KabarOto.com – Pemerintah melalui Otoritas Jasa Keuangan (OJK) baru-baru ini mengeluarkan kebijakan uang muka (uang muka (dp) nol persen untuk pinjaman kendaraan bermotor. Namun berita ini menuai pro dan kontra, salah satunya adalah kontra mainkan dealer motor di Honda Jakarta dan Tangerang, PT Wanaha Makmur Sejati (WMS).

Baca Juga: Wahh … Harga Sepeda Motor Honda di Jakarta dan Tangerang Naik!

Chief Marketing Officer PT Wanaha Makmur Sejati (WMS), Edi Setiawan mengatakan, secara rasio, semakin kecil DP, semakin besar risikonya.
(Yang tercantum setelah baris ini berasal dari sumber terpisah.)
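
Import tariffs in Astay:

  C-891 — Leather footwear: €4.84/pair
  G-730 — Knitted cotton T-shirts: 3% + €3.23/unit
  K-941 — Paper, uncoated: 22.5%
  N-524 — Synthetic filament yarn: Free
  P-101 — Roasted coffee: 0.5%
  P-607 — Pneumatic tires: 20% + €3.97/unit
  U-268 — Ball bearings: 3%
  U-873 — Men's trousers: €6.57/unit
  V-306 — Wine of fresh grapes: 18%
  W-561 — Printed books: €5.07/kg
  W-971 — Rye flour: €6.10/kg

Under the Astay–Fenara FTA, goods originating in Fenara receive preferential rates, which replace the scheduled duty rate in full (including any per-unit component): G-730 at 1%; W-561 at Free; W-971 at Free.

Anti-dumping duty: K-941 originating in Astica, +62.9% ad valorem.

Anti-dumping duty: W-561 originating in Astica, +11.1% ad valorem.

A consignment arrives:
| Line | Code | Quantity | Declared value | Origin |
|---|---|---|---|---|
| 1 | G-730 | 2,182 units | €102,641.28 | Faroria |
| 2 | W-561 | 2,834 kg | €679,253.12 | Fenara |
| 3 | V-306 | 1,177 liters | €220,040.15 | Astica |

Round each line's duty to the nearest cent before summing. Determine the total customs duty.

Line 1 (G-730, Faroria, 2,182 units, €102,641.28):
Base rate for G-730 is 3% + €3.23/unit.
G-730 has an FTA preferential rate, but origin Faroria is not Fenara; base rate stands.
Duty = €102,641.28 × 3% + 2,182 × €3.23 = €10,127.10.
Line 2 (W-561, Fenara, 2,834 kg, €679,253.12):
Base rate for W-561 is €5.07/kg.
Origin Fenara qualifies under the Astay–Fenara agreement and W-561 is covered: preferential rate Free applies instead.
The additional-duty order on W-561 targets Astica, not Fenara; it does not apply.
Duty = €679,253.12 × 0% = €0.00.
Line 3 (V-306, Astica, 1,177 liters, €220,040.15):
Base rate for V-306 is 18%.
Duty = €220,040.15 × 18% = €39,607.23.
Total = €10,127.10 + €0.00 + €39,607.23 = €49,734.33.

€49,734.33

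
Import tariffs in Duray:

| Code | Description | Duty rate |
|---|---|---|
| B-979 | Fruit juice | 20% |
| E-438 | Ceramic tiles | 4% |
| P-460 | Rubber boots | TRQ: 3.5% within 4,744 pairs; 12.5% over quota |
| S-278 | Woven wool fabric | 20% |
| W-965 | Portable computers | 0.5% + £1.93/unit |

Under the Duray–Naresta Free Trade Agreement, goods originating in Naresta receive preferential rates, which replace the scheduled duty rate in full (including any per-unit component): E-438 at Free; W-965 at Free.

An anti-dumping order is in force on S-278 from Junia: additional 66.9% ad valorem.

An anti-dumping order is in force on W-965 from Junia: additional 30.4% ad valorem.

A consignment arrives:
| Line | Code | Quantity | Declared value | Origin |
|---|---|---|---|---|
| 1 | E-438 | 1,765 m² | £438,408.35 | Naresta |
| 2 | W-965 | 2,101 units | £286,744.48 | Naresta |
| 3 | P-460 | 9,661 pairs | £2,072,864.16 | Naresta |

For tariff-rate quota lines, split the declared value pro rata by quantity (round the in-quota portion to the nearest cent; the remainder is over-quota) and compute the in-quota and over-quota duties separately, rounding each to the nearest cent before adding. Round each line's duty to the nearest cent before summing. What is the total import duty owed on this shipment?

Line 1 (E-438, Naresta, 1,765 m², £438,408.35):
Base rate for E-438 is 4%.
Origin Naresta qualifies under the Duray–Naresta agreement and E-438 is covered: preferential rate Free applies instead.
Duty = £438,408.35 × 0% = £0.00.
Line 2 (W-965, Naresta, 2,101 units, £286,744.48):
Base rate for W-965 is 0.5% + £1.93/unit.
Origin Naresta qualifies under the Duray–Naresta agreement and W-965 is covered: preferential rate Free applies instead.
The additional-duty order on W-965 targets Junia, not Naresta; it does not apply.
Duty = £286,744.48 × 0% = £0.00.
Line 3 (P-460, Naresta, 9,661 pairs, £2,072,864.16):
Code P-460 is under a tariff-rate quota (threshold 4,744 pairs). In-quota: 4,744 pairs at 3.5%; over-quota: 4,917 pairs at 12.5%.
Pro-rata value split: in-quota = £2,072,864.16 × 4,744/9,661 = £1,017,872.64; over-quota = £2,072,864.16 − £1,017,872.64 = £1,054,991.52.
In-quota duty = £1,017,872.64 × 3.5% = £35,625.54. Over-quota duty = £1,054,991.52 × 12.5% = £131,873.94.
Line duty = £35,625.54 + £131,873.94 = £167,499.48.
Total = £0.00 + £0.00 + £167,499.48 = £167,499.48.

£167,499.48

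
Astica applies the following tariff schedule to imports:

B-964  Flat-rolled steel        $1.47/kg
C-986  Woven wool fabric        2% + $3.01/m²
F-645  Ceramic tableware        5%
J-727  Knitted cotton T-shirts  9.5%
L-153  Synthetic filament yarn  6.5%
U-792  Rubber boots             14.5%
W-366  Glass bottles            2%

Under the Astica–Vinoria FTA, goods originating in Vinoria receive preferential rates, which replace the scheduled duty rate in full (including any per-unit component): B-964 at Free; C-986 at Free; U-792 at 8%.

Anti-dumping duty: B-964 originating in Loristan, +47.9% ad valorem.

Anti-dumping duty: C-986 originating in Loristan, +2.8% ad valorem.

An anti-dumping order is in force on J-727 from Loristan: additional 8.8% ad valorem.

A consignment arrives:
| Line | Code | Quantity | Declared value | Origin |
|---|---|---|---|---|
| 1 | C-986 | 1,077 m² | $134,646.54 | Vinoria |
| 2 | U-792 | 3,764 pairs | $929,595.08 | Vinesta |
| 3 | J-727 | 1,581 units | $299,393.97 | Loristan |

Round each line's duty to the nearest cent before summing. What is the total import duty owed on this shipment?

Line 1 (C-986, Vinoria, 1,077 m², $134,646.54):
Base rate for C-986 is 2% + $3.01/m².
Origin Vinoria qualifies under the Astica–Vinoria agreement and C-986 is covered: preferential rate Free applies instead.
The additional-duty order on C-986 targets Loristan, not Vinoria; it does not apply.
Duty = $134,646.54 × 0% = $0.00.
Line 2 (U-792, Vinesta, 3,764 pairs, $929,595.08):
Base rate for U-792 is 14.5%.
U-792 has an FTA preferential rate, but origin Vinesta is not Vinoria; base rate stands.
Duty = $929,595.08 × 14.5% = $134,791.29.
Line 3 (J-727, Loristan, 1,581 units, $299,393.97):
Base rate for J-727 is 9.5%.
Additional duty on J-727 from Loristan: +8.8%. Applied ad valorem rate: 9.5% + 8.8% = 18.3%.
Duty = $299,393.97 × 18.3% = $54,789.10.
Total = $0.00 + $134,791.29 + $54,789.10 = $189,580.39.

$189,580.39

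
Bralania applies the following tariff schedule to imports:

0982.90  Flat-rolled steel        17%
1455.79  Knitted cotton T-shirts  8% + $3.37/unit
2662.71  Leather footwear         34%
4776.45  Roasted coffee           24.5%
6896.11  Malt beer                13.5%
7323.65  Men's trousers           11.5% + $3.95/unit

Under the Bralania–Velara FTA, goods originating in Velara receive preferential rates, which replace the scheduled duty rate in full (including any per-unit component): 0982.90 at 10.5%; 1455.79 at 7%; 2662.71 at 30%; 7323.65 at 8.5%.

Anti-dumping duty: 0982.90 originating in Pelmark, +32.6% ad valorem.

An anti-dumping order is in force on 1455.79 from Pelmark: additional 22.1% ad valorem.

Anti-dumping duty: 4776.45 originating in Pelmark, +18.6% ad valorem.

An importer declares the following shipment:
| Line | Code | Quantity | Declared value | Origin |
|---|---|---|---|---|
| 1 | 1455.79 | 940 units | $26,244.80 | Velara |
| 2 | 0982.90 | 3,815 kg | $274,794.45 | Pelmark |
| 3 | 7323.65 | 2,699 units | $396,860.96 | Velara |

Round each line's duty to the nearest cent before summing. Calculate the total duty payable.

Line 1 (1455.79, Velara, 940 units, $26,244.80):
Base rate for 1455.79 is 8% + $3.37/unit.
Origin Velara qualifies under the Bralania–Velara agreement and 1455.79 is covered: preferential rate 7% applies instead.
The additional-duty order on 1455.79 targets Pelmark, not Velara; it does not apply.
Duty = $26,244.80 × 7% = $1,837.14.
Line 2 (0982.90, Pelmark, 3,815 kg, $274,794.45):
Base rate for 0982.90 is 17%.
0982.90 has an FTA preferential rate, but origin Pelmark is not Velara; base rate stands.
Additional duty on 0982.90 from Pelmark: +32.6%. Applied ad valorem rate: 17% + 32.6% = 49.6%.
Duty = $274,794.45 × 49.6% = $136,298.05.
Line 3 (7323.65, Velara, 2,699 units, $396,860.96):
Base rate for 7323.65 is 11.5% + $3.95/unit.
Origin Velara qualifies under the Bralania–Velara agreement and 7323.65 is covered: preferential rate 8.5% applies instead.
Duty = $396,860.96 × 8.5% = $33,733.18.
Total = $1,837.14 + $136,298.05 + $33,733.18 = $171,868.37.

$171,868.37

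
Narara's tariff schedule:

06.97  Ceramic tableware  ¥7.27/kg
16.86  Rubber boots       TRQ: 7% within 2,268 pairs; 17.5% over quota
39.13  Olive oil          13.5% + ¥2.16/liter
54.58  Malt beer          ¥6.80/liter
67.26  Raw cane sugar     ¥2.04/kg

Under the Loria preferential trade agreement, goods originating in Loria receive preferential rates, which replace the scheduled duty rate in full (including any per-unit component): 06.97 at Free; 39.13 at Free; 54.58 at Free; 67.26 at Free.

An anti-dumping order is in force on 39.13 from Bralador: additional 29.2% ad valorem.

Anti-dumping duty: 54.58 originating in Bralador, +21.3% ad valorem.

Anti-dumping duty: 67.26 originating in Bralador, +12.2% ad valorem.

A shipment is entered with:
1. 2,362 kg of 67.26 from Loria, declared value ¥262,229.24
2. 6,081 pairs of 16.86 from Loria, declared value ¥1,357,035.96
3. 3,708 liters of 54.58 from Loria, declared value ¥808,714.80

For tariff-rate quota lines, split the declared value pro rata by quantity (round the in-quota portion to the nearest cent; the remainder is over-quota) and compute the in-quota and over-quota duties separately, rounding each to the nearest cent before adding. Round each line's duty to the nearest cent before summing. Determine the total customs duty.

¥184,337.97

Line 1 (67.26, Loria, 2,362 kg, ¥262,229.24):
Base rate for 67.26 is ¥2.04/kg.
Origin Loria qualifies under the Narara–Loria agreement and 67.26 is covered: preferential rate Free applies instead.
The additional-duty order on 67.26 targets Bralador, not Loria; it does not apply.
Duty = ¥262,229.24 × 0% = ¥0.00.
Line 2 (16.86, Loria, 6,081 pairs, ¥1,357,035.96):
Code 16.86 is under a tariff-rate quota (threshold 2,268 pairs). In-quota: 2,268 pairs at 7%; over-quota: 3,813 pairs at 17.5%.
Pro-rata value split: in-quota = ¥1,357,035.96 × 2,268/6,081 = ¥506,126.88; over-quota = ¥1,357,035.96 − ¥506,126.88 = ¥850,909.08.
In-quota duty = ¥506,126.88 × 7% = ¥35,428.88. Over-quota duty = ¥850,909.08 × 17.5% = ¥148,909.09.
Line duty = ¥35,428.88 + ¥148,909.09 = ¥184,337.97.
Line 3 (54.58, Loria, 3,708 liters, ¥808,714.80):
Base rate for 54.58 is ¥6.80/liter.
Origin Loria qualifies under the Narara–Loria agreement and 54.58 is covered: preferential rate Free applies instead.
The additional-duty order on 54.58 targets Bralador, not Loria; it does not apply.
Duty = ¥808,714.80 × 0% = ¥0.00.
Total = ¥0.00 + ¥184,337.97 + ¥0.00 = ¥184,337.97.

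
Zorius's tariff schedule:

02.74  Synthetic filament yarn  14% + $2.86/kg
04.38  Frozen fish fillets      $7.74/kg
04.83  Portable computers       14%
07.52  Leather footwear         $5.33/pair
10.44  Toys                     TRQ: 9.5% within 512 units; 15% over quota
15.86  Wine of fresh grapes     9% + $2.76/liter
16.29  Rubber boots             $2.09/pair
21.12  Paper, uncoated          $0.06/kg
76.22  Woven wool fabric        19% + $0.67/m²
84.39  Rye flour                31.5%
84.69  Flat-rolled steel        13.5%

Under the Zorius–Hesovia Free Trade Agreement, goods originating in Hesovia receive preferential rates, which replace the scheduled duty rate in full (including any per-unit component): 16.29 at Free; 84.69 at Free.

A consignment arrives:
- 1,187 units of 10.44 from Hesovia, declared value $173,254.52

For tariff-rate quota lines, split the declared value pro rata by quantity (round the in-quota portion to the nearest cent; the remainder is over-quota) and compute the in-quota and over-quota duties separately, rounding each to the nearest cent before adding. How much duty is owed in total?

$21,877.94

Line 1 (10.44, Hesovia, 1,187 units, $173,254.52):
Code 10.44 is under a tariff-rate quota (threshold 512 units). In-quota: 512 units at 9.5%; over-quota: 675 units at 15%.
Pro-rata value split: in-quota = $173,254.52 × 512/1,187 = $74,731.52; over-quota = $173,254.52 − $74,731.52 = $98,523.00.
In-quota duty = $74,731.52 × 9.5% = $7,099.49. Over-quota duty = $98,523.00 × 15% = $14,778.45.
Line duty = $7,099.49 + $14,778.45 = $21,877.94.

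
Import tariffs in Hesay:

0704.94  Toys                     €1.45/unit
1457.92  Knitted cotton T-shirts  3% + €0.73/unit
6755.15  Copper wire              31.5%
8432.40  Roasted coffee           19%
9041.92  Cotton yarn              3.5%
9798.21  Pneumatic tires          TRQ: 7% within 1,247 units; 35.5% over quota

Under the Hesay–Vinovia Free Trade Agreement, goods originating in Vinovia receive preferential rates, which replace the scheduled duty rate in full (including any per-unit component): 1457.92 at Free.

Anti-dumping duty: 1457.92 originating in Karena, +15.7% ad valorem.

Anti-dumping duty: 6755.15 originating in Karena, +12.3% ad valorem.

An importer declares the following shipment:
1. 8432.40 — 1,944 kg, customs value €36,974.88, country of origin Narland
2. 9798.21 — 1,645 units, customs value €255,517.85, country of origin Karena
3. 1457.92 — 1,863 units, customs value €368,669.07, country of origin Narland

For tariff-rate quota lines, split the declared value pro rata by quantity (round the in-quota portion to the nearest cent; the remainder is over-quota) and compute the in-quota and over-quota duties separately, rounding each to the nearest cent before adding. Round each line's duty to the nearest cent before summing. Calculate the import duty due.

Line 1 (8432.40, Narland, 1,944 kg, €36,974.88):
Base rate for 8432.40 is 19%.
Duty = €36,974.88 × 19% = €7,025.23.
Line 2 (9798.21, Karena, 1,645 units, €255,517.85):
Code 9798.21 is under a tariff-rate quota (threshold 1,247 units). In-quota: 1,247 units at 7%; over-quota: 398 units at 35.5%.
Pro-rata value split: in-quota = €255,517.85 × 1,247/1,645 = €193,696.51; over-quota = €255,517.85 − €193,696.51 = €61,821.34.
In-quota duty = €193,696.51 × 7% = €13,558.76. Over-quota duty = €61,821.34 × 35.5% = €21,946.58.
Line duty = €13,558.76 + €21,946.58 = €35,505.34.
Line 3 (1457.92, Narland, 1,863 units, €368,669.07):
Base rate for 1457.92 is 3% + €0.73/unit.
1457.92 has an FTA preferential rate, but origin Narland is not Vinovia; base rate stands.
The additional-duty order on 1457.92 targets Karena, not Narland; it does not apply.
Duty = €368,669.07 × 3% + 1,863 × €0.73 = €12,420.06.
Total = €7,025.23 + €35,505.34 + €12,420.06 = €54,950.63.

€54,950.63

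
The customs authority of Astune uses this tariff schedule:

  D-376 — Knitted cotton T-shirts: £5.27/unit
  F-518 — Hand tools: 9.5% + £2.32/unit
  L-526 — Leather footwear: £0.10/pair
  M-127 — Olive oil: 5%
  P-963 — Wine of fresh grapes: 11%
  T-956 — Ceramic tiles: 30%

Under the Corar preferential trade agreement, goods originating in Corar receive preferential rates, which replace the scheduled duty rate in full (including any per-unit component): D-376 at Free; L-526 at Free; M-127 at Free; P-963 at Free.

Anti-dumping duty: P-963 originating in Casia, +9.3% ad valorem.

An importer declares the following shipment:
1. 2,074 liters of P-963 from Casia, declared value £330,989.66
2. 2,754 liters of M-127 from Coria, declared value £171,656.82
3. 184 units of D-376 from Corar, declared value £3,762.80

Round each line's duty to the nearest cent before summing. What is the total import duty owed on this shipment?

Line 1 (P-963, Casia, 2,074 liters, £330,989.66):
Base rate for P-963 is 11%.
P-963 has an FTA preferential rate, but origin Casia is not Corar; base rate stands.
Additional duty on P-963 from Casia: +9.3%. Applied ad valorem rate: 11% + 9.3% = 20.3%.
Duty = £330,989.66 × 20.3% = £67,190.90.
Line 2 (M-127, Coria, 2,754 liters, £171,656.82):
Base rate for M-127 is 5%.
M-127 has an FTA preferential rate, but origin Coria is not Corar; base rate stands.
Duty = £171,656.82 × 5% = £8,582.84.
Line 3 (D-376, Corar, 184 units, £3,762.80):
Base rate for D-376 is £5.27/unit.
Origin Corar qualifies under the Astune–Corar agreement and D-376 is covered: preferential rate Free applies instead.
Duty = £3,762.80 × 0% = £0.00.
Total = £67,190.90 + £8,582.84 + £0.00 = £75,773.74.

£75,773.74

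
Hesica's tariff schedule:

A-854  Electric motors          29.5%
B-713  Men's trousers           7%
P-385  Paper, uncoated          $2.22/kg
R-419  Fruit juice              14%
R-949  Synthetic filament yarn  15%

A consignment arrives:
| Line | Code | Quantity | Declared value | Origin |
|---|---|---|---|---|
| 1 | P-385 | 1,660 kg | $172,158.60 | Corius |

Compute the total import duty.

Line 1 (P-385, Corius, 1,660 kg, $172,158.60):
Base rate for P-385 is $2.22/kg.
Duty = 1,660 × $2.22 = $3,685.20.

$3,685.20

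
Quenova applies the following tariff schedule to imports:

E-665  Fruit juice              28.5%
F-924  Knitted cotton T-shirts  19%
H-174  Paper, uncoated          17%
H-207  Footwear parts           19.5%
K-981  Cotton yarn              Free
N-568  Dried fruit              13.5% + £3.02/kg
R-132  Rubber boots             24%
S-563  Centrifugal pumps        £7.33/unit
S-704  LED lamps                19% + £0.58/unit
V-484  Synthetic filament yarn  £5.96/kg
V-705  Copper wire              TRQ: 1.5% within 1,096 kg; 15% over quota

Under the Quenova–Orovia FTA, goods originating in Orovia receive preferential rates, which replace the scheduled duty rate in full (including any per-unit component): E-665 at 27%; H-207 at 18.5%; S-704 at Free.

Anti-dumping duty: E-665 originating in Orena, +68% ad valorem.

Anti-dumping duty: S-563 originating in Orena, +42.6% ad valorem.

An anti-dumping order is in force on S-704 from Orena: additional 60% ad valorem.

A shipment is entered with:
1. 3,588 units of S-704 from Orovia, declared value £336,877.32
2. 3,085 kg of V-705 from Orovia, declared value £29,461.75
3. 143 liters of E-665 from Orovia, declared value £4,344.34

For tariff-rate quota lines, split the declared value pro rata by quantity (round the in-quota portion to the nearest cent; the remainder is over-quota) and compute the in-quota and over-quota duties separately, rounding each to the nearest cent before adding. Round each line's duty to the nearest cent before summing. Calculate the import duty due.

Line 1 (S-704, Orovia, 3,588 units, £336,877.32):
Base rate for S-704 is 19% + £0.58/unit.
Origin Orovia qualifies under the Quenova–Orovia agreement and S-704 is covered: preferential rate Free applies instead.
The additional-duty order on S-704 targets Orena, not Orovia; it does not apply.
Duty = £336,877.32 × 0% = £0.00.
Line 2 (V-705, Orovia, 3,085 kg, £29,461.75):
Code V-705 is under a tariff-rate quota (threshold 1,096 kg). In-quota: 1,096 kg at 1.5%; over-quota: 1,989 kg at 15%.
Pro-rata value split: in-quota = £29,461.75 × 1,096/3,085 = £10,466.80; over-quota = £29,461.75 − £10,466.80 = £18,994.95.
In-quota duty = £10,466.80 × 1.5% = £157.00. Over-quota duty = £18,994.95 × 15% = £2,849.24.
Line duty = £157.00 + £2,849.24 = £3,006.24.
Line 3 (E-665, Orovia, 143 liters, £4,344.34):
Base rate for E-665 is 28.5%.
Origin Orovia qualifies under the Quenova–Orovia agreement and E-665 is covered: preferential rate 27% applies instead.
The additional-duty order on E-665 targets Orena, not Orovia; it does not apply.
Duty = £4,344.34 × 27% = £1,172.97.
Total = £0.00 + £3,006.24 + £1,172.97 = £4,179.21.

£4,179.21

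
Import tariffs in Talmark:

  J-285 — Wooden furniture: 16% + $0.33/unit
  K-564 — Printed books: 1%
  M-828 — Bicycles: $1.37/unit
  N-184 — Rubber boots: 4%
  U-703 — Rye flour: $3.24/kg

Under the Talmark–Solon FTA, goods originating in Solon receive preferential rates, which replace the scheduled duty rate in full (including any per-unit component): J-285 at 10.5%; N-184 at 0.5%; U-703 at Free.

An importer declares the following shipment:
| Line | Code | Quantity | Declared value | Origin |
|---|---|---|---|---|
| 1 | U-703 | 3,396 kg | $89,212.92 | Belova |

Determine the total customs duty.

$11,003.04

Line 1 (U-703, Belova, 3,396 kg, $89,212.92):
Base rate for U-703 is $3.24/kg.
U-703 has an FTA preferential rate, but origin Belova is not Solon; base rate stands.
Duty = 3,396 × $3.24 = $11,003.04.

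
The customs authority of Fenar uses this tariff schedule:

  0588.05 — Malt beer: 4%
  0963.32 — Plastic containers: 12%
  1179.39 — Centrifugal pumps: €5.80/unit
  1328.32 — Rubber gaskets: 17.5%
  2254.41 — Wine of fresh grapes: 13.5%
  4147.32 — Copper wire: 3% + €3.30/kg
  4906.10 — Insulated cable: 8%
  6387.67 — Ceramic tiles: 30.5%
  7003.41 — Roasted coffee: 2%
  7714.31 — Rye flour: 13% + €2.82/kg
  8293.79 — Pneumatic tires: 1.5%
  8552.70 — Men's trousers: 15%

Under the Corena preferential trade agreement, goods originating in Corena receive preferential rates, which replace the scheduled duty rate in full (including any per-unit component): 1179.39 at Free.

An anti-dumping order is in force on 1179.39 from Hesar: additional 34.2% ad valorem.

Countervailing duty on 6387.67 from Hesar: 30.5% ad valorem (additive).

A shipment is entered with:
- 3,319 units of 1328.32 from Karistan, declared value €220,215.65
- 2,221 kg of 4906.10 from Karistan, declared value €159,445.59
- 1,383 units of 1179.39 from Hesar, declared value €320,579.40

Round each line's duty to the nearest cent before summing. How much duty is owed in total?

€168,952.94

Line 1 (1328.32, Karistan, 3,319 units, €220,215.65):
Base rate for 1328.32 is 17.5%.
Duty = €220,215.65 × 17.5% = €38,537.74.
Line 2 (4906.10, Karistan, 2,221 kg, €159,445.59):
Base rate for 4906.10 is 8%.
Duty = €159,445.59 × 8% = €12,755.65.
Line 3 (1179.39, Hesar, 1,383 units, €320,579.40):
Base rate for 1179.39 is €5.80/unit.
1179.39 has an FTA preferential rate, but origin Hesar is not Corena; base rate stands.
Additional duty on 1179.39 from Hesar: +34.2% ad valorem. Applied ad valorem rate = 34.2%.
Duty = €320,579.40 × 34.2% + 1,383 × €5.80 = €117,659.55.
Total = €38,537.74 + €12,755.65 + €117,659.55 = €168,952.94.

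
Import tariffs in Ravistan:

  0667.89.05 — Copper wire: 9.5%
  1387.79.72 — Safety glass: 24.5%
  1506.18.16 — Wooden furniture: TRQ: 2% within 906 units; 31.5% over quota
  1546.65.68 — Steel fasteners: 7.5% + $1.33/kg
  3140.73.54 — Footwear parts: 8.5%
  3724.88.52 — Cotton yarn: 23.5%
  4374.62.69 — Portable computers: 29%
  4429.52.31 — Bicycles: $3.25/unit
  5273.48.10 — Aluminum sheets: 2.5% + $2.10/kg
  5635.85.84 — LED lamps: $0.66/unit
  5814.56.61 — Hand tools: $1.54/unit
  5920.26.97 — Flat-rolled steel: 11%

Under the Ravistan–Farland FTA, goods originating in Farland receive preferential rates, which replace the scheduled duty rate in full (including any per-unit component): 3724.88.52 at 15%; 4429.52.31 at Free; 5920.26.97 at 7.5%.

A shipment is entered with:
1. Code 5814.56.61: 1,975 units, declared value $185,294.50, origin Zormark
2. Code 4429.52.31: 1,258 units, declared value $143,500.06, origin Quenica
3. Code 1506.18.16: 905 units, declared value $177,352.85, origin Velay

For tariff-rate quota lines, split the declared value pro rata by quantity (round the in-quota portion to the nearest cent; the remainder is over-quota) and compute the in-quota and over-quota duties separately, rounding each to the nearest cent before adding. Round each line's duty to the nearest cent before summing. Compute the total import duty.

$10,677.06

Line 1 (5814.56.61, Zormark, 1,975 units, $185,294.50):
Base rate for 5814.56.61 is $1.54/unit.
Duty = 1,975 × $1.54 = $3,041.50.
Line 2 (4429.52.31, Quenica, 1,258 units, $143,500.06):
Base rate for 4429.52.31 is $3.25/unit.
4429.52.31 has an FTA preferential rate, but origin Quenica is not Farland; base rate stands.
Duty = 1,258 × $3.25 = $4,088.50.
Line 3 (1506.18.16, Velay, 905 units, $177,352.85):
Code 1506.18.16 is under a tariff-rate quota (threshold 906 units). Quantity 905 units is within the quota, so the in-quota rate 2% applies to the full value.
Duty = $177,352.85 × 2% = $3,547.06.
Total = $3,041.50 + $4,088.50 + $3,547.06 = $10,677.06.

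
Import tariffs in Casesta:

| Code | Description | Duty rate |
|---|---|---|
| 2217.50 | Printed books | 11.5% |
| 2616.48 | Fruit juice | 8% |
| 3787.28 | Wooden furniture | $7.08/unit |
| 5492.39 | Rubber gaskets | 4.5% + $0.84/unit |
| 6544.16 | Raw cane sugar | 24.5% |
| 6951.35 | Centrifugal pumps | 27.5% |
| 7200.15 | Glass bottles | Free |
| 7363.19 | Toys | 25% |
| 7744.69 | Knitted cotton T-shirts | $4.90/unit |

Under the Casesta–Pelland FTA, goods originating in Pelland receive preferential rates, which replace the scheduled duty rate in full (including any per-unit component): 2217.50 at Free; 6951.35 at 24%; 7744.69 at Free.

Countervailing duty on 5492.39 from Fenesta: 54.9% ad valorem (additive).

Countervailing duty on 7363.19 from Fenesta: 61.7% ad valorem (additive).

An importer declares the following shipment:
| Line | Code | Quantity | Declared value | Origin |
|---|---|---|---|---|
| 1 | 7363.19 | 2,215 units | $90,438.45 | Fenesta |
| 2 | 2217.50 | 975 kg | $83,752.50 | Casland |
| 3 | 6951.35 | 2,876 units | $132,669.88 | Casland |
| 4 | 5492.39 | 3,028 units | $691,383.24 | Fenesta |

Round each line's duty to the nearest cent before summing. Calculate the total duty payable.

$537,751.06

Line 1 (7363.19, Fenesta, 2,215 units, $90,438.45):
Base rate for 7363.19 is 25%.
Additional duty on 7363.19 from Fenesta: +61.7%. Applied ad valorem rate: 25% + 61.7% = 86.7%.
Duty = $90,438.45 × 86.7% = $78,410.14.
Line 2 (2217.50, Casland, 975 kg, $83,752.50):
Base rate for 2217.50 is 11.5%.
2217.50 has an FTA preferential rate, but origin Casland is not Pelland; base rate stands.
Duty = $83,752.50 × 11.5% = $9,631.54.
Line 3 (6951.35, Casland, 2,876 units, $132,669.88):
Base rate for 6951.35 is 27.5%.
6951.35 has an FTA preferential rate, but origin Casland is not Pelland; base rate stands.
Duty = $132,669.88 × 27.5% = $36,484.22.
Line 4 (5492.39, Fenesta, 3,028 units, $691,383.24):
Base rate for 5492.39 is 4.5% + $0.84/unit.
Additional duty on 5492.39 from Fenesta: +54.9%. Applied ad valorem rate: 4.5% + 54.9% = 59.4%.
Duty = $691,383.24 × 59.4% + 3,028 × $0.84 = $413,225.16.
Total = $78,410.14 + $9,631.54 + $36,484.22 + $413,225.16 = $537,751.06.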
Karena risiko dengan total pinjaman menurut Edi harus seimbang. "Kami tidak yakin program itu bisa berjalan dengan baik," jelasnya di Gunung Sahari, Jakarta Pusat.

Kebijakan DP Nol Persen untuk kendaraan bermotor Menuai Pro dan Kontra

Edi sangat pesimis bahwa ada perusahaan pembiayaan yang dapat memenuhi persyaratan DP nol persen. "Tidak mungkin untuk DP nol persen, hampir tidak mungkin, karena tidak ada keuangan yang memiliki risiko di bawah satu persen," jelasnya.

Kebijakan itu, menurut Edi, memudahkan orang untuk mendapatkan kendaraan seperti sepeda motor dan mobil, lalu lintas semakin padat dan penggunaan bahan bakar akan meningkat. "Masyarakat yang menggunakan angkutan umum akan berkurang, kredit macet juga akan bertambah buruk," tambahnya.

Baca Juga: Wahana Menjual 401.500 Unit Motor Honda di Jakarta dan Tangerang

Seperti yang sudah diketahui, Otoritas Jasa Keuangan (OJK) mengeluarkan peraturan baru tentang pinjaman kendaraan bermotor. Peraturan OJK Nomor 35 / POJK.05 / 2018 tanggal 27 Desember 2018 menyatakan, konsumen dapat mengambil pinjaman untuk kendaraan roda dua dan roda empat tanpa harus membayar uang muka.